AECOM is also in collaboration with the U.S. Army Corps of Engineers' Engineer Research and Design Center on a research program to demonstrate a scalable Hazardous Algal Bloom Interception, Treatment, and Transformation System (HABITATS) that can rapidly skim algae from impacted waterways, concentrate the algae suspension into a paste, and transform the concentrated paste into biocrude that can be used to fuel the remediation operation.

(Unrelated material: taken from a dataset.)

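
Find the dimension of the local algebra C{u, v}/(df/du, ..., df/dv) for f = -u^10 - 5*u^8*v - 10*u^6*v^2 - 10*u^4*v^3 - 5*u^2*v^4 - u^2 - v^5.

The Hessian of f at 0 has rank 1. Corank 1: A-series; mu = 4 gives A_4.

4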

In freshwater systems, HABs have caused an estimated $4 billion in economic damages and losses annually in the United States. EPA has described nutrient pollution as “one of America’s most widespread, costly and challenging environmental problems.” It poses serious health risks to swimmers and the public in general, making these water bodies unsafe for human exposure. Across the globe, excess nutrient runoff and human activity have contributed to an uncontrollable HAB rise. Affected areas worldwide will likely continue to worsen year after year, especially if accompanied by population growth and uncontrolled nonpoint source discharges into our freshwater lakes and water bodies. Physically removing nutrients by harvesting live algae cells from our nutrient-impacted waterways provides one of the best sustainable solutions to combating this emerging ecological crisis. AECOM’s NIRS provides a practical, cost-effective solution to combating toxic algae blooms by physically removing nutrients that fuel algae growth from our waterways. The technology has been proven—and, importantly, can be implemented today.